"Send out Your light and Your truth, that they may lead me, and bring me to Your holy hill and to Your dwelling." Psalm 43:3

Thursday, January 31, 2013

Charles, King and Martyr

In the Church of England calendar, January 30 is the feast day of Charles, King and Martyr.  Having touched off, and then lost, the English Civil War, Charles I was the only king in English history to be executed, and there is considerable debate about his commemoration.  Was he a martyr to the faith, or to his own inflated sense of self?  The Covenant blog and Catholicity and Covenant have some worthy reflections on this topic. Not surprisingly, a king who was executed for insisting upon his divine right to absolute rule is not exactly popular on this side of the pond; there is no official commemoration of Charles I in the American church.

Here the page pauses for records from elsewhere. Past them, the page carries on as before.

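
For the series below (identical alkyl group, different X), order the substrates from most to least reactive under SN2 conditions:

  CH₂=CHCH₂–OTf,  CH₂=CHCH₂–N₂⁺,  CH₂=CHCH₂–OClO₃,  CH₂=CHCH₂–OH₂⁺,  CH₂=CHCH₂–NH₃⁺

Identical carbon frameworks mean the comparison reduces to leaving-group quality.
A good leaving group is a weak base: the lower the pKₐ of its conjugate acid, the more readily it departs.
CH₂=CHCH₂–N₂⁺ loses N₂: no meaningful conjugate acid; N₂ departs as an exceptionally stable neutral molecule
CH₂=CHCH₂–OTf loses OTf⁻: pKₐ(CF₃SO₃H (triflic acid)) ≈ -14
CH₂=CHCH₂–OClO₃ loses ClO₄⁻: pKₐ(HClO₄) ≈ -10
CH₂=CHCH₂–OH₂⁺ loses H₂O: pKₐ(H₃O⁺) ≈ -1.7
CH₂=CHCH₂–NH₃⁺ loses NH₃: pKₐ(NH₄⁺) ≈ 9.2

CH₂=CHCH₂–N₂⁺ > CH₂=CHCH₂–OTf > CH₂=CHCH₂–OClO₃ > CH₂=CHCH₂–OH₂⁺ > CH₂=CHCH₂–NH₃⁺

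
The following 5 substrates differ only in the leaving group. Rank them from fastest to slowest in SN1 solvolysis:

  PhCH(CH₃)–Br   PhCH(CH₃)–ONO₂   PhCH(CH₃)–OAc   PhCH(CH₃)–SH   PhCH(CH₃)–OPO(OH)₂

PhCH(CH₃)–Br > PhCH(CH₃)–ONO₂ > PhCH(CH₃)–OPO(OH)₂ > PhCH(CH₃)–OAc > PhCH(CH₃)–SH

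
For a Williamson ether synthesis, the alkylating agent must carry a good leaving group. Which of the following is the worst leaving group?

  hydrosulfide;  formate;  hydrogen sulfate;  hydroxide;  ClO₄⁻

The more stable X⁻ (or X) is on its own — i.e. the weaker a base it is — the better a leaving group it makes.
ClO₄⁻: pKₐ(HClO₄) ≈ -10
hydrogen sulfate: pKₐ(H₂SO₄) ≈ -3
formate: pKₐ(HCOOH) ≈ 3.8
hydrosulfide: pKₐ(H₂S) ≈ 7
hydroxide: pKₐ(H₂O) ≈ 15.7

hydroxide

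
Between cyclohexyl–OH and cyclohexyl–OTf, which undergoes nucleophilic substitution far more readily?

cyclohexyl–OTf

From cyclohexyl–OH the departing group would be OH⁻ (pKₐ(H₂O) ≈ 15.7). Strong base; essentially never leaves without prior activation.
From cyclohexyl–OTf the leaving group is OTf⁻ (pKₐ(CF₃SO₃H (triflic acid)) ≈ -14). Charge spread over three oxygens and a CF₃ group; the premier leaving group in synthesis.
(In practice cyclohexyl–OTf is made from cyclohexyl–OH by treatment with Tf₂O / 2,6-lutidine, converting the hydroxyl into a triflate.)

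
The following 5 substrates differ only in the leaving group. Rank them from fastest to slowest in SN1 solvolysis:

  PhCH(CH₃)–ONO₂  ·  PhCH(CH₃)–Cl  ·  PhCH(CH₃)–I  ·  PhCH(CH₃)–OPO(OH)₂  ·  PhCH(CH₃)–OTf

The skeletons are identical, so relative rate is governed entirely by leaving-group ability.
A good leaving group is a weak base: the lower the pKₐ of its conjugate acid, the more readily it departs.
PhCH(CH₃)–OTf loses OTf⁻: pKₐ(CF₃SO₃H (triflic acid)) ≈ -14
PhCH(CH₃)–I loses I⁻: pKₐ(HI) ≈ -10
PhCH(CH₃)–Cl loses Cl⁻: pKₐ(HCl) ≈ -7
PhCH(CH₃)–ONO₂ loses NO₃⁻: pKₐ(HNO₃) ≈ -1.3
PhCH(CH₃)–OPO(OH)₂ loses H₂PO₄⁻: pKₐ(H₃PO₄) ≈ 2.1

PhCH(CH₃)–OTf > PhCH(CH₃)–I > PhCH(CH₃)–Cl > PhCH(CH₃)–ONO₂ > PhCH(CH₃)–OPO(OH)₂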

It would be easy to gloss over the complex history of the period, or to unfairly and inaccurately judge Charles through a modern lens that would have been wholly foreign to him.  Whatever else may be said, it seems that Charles was sincere in his beliefs regarding his rights and responsibilities as king.  And although I think it is understandable, even appropriate, to debate the merits of celebrating his feast day, I believe it is a fitting commemoration.  Charles had faults, to be sure (what saint doesn't?), but I think it is difficult to dispute that he did die a martyr to the faith, even if it was a view of the faith that many today may disagree with in theory or practice.  At the very least, he is a witness to another era, which we in the Church would do well to remember both for good and ill, when kings and queens as well as common men and women were indeed willing to die for their faith; for theirs was not a self-exploring, intellectual religion to be debated in coffee shops and online forums with cool detachment, but a revealed, self-evident way of seeing the world, about which there could be no doubt.  The following excerpts are from a letter given by Charles, before his execution, to the Bishop of London, for his son the Prince of Wales.


...With God, I would have you begin and end, who is King of Kings, the sovereign disposer of the kingdoms of the world, who pulleth down one and setteth up another.  
     The best government and highest sovereignty you can attain to is to be subject to him, that the scepter of his word and spirit may rule in your heart.
     The true glory of princes consists in advancing God's glory, in the maintenance of true religion and the Church's good; also in the dispensation of civil power, with justice and honour to the public peace ...
     Above all, I would have you, as I hope you are already, well grounded and settled in your religion, the best profession of which I have ever esteemed that of the Church of England, in which you have been educated; yet I would have your own judgment and reason now sealed to that sacred bond which education hath written, that it may be judiciously your own religion, and not other men's custom or tradition which you profess ...
     I pray God bless you and establish your kingdoms in righteousness, your soul in true religion, and your honour in the love of God and people.
     And if God will have disloyalty perfected by my destruction, let my memory, with my name, live in you; as of your father, that loves you, and once a king of three flourishing kingdoms; whom God thought fit to honour, not only with the scepter and government of them, but also with the suffering many indignities and an untimely death for them; while I studied to preserve the rights of the Church, the power of the laws, the honour of my crown, the privileges of parliaments, the liberties of my people and my own conscience, which I thank God, is dearer to me than a thousand kingdoms.
     I know that God can – I hope he will – restore me to my rights. I cannot despair, either of his mercy, or my people’s love and pity.
     At worst, I trust I shall but go before you to a better kingdom, which God hath prepared for me, and me for it, through my Saviour Jesus Christ, to whose mercy I commend you, and all mine.
     Farewell, till we meet, if not on earth, yet in heaven.